Comparison vs. Existing Tokenizers#
Final evaluation of selected tokenizer (wp_2_uncased) against established multilingual baselines:
| Metric | wp_2_uncased | HPLT (32k) | XLM-R (250k) | mBERT (119k) |
|---|---|---|---|---|
| Fertility mean | 1.727 | 2.068 | 2.167 | 2.846 |
| UNK rate | 0.0053% | 0.0% | 0.0002% | 0.0045% |
| Chars / token | 4.572 | 4.163 | 3.733 | 2.776 |
| Suffix atomicity | 100% | 45.5% | 100% | 100% |
Summary: WordPiece-uncased outperforms mBERT by 39% on fertility and achieves competitive performance with HPLT and XLM-R while maintaining full linguistic atomicity and a practical vocabulary size (64k vs. 250k).

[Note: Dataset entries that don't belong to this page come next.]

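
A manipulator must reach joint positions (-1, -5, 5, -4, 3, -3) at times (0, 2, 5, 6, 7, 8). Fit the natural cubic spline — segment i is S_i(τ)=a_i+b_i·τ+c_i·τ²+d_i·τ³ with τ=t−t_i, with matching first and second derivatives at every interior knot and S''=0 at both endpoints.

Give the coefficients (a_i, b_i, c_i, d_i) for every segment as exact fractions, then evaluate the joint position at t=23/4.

Δ: Δ0=-2, Δ1=10/3, Δ2=-9, Δ3=7, Δ4=-6
row 1: diag=10, rhs=32; c'=3/10, d'=16/5
row 2: denom=8−3·3/10=71/10; d'=(-74−3·16/5)/(71/10)=-836/71
row 3: denom=4−1·10/71=274/71; d'=(96−1·-836/71)/(274/71)=3826/137
row 4: denom=4−1·71/274=1025/274; d'=(-78−1·3826/137)/(1025/274)=-29024/1025
back: M4=-29024/1025
back: M3=3826/137−71/274·-29024/1025=36146/1025
back: M2=-836/71−10/71·36146/1025=-3432/205
back: M1=16/5−3/10·-3432/205=8428/1025
M: M0=0, M1=8428/1025, M2=-3432/205, M3=36146/1025, M4=-29024/1025, M5=0
seg 0: a=-1, c=M0/2=0, d=(M1−M0)/(6·2)=2107/3075, b=Δ0−h0·(2M0+M1)/6=-14578/3075
seg 1: a=-5, c=M1/2=4214/1025, d=(M2−M1)/(6·3)=-12794/9225, b=Δ1−h1·(2M1+M2)/6=10706/3075
seg 2: a=5, c=M2/2=-1716/205, d=(M3−M2)/(6·1)=26653/3075, b=Δ2−h2·(2M2+M3)/6=-28588/3075
seg 3: a=-4, c=M3/2=18073/1025, d=(M4−M3)/(6·1)=-6517/615, b=Δ3−h3·(2M3+M4)/6=-109/3075
seg 4: a=3, c=M4/2=-14512/1025, d=(M5−M4)/(6·1)=14512/3075, b=Δ4−h4·(2M4+M5)/6=10574/3075
t_q=23/4 → seg 2, τ=3/4; S=5+-28588/3075·τ+-1716/205·τ²+26653/3075·τ³=-198411/65600

  seg 0: a=-1 b=-14578/3075 c=0 d=2107/3075
  seg 1: a=-5 b=10706/3075 c=4214/1025 d=-12794/9225
  seg 2: a=5 b=-28588/3075 c=-1716/205 d=26653/3075
  seg 3: a=-4 b=-109/3075 c=18073/1025 d=-6517/615
  seg 4: a=3 b=10574/3075 c=-14512/1025 d=14512/3075
S(23/4) = -198411/65600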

Selected Tokenizer: WordPiece-uncased (wp_2)#
Why WordPiece-uncased was selected for AzBERT pretraining:
| Criterion | Rationale |
|---|---|
| Fertility (1.727) | 16% lower than HPLT, 35% lower than XLM-R, 39% lower than mBERT. Minimizes token overhead on morphologically rich Azerbaijani. |
| Suffix atomicity (100%) | All subword boundaries are learned, preserving Azerbaijani morphology. SPM variants achieve 90–95% (word-final characters sometimes dropped). |
| UNK rate (0.0053%) | Negligible; comparable to HPLT and mBERT. SPM’s zero UNK comes via byte-fallback, which degrades pretraining signal. |
| Vocabulary utilization (51.1%) | Balanced: 33k out of 64k tokens appear in training data, leaving room for domain-specific subwords in downstream tasks without overfitting. |
| Continuation rate (100%) | All subwords are in the vocabulary (no backoff to byte pairs or fallback). Improves downstream prediction and reduces inference latency. |
Key Findings#
| Finding | Evidence |
|---|---|
| WordPiece outperforms SPM on fertility | WordPiece 1.73–1.83, SPM 1.84–1.95. Gap widens when cased (+0.08–0.11). WordPiece’s learned continuation tokens beat SPM’s split-first approach for Azerbaijani. |
| Uncasing is a free lunch | Removing case tags reduces fertility by 0.08–0.11 across all algorithms with zero downside on suffix atomicity or UNK. Strongly recommended for pretraining. |
| SPM trades fertility for zero UNK via byte-fallback | SPM achieves 0.0% UNK (byte pairs handle any character) but sacrifices 0.11–0.20 fertility points. For Azerbaijani pretraining, rare-subword handling via learned UNK is more efficient. |
| WordPiece’s 100% suffix atomicity matters | All 22 common Azerbaijani suffixes are single tokens (##lar, ##lər, ##dan, etc.), preserving morphological structure for downstream tasks. SPM achieves 86–95% (spm_files_3 only 72.7% on cased). |
| Vocabulary utilization of 51–54% is healthy | ~33k of 64k tokens appear in 1.55M training documents. Reserves room for domain-specific subwords without overfitting or token waste. |
| All three algorithms beat mBERT convincingly | Even worst-case (SPM cased, 1.932) beats mBERT (2.846) by 32%. Monolingual > multilingual for morphologically rich Azerbaijani. |
Stack#
Python · HuggingFace Tokenizers · SentencePiece · MongoDB · multiprocessing · NFKC normalization · regex
Component 1 of the AzBERT pretraining pipeline. WordPiece-uncased (fertility 1.727, 100% suffix atomicity) selected and ready for pretraining.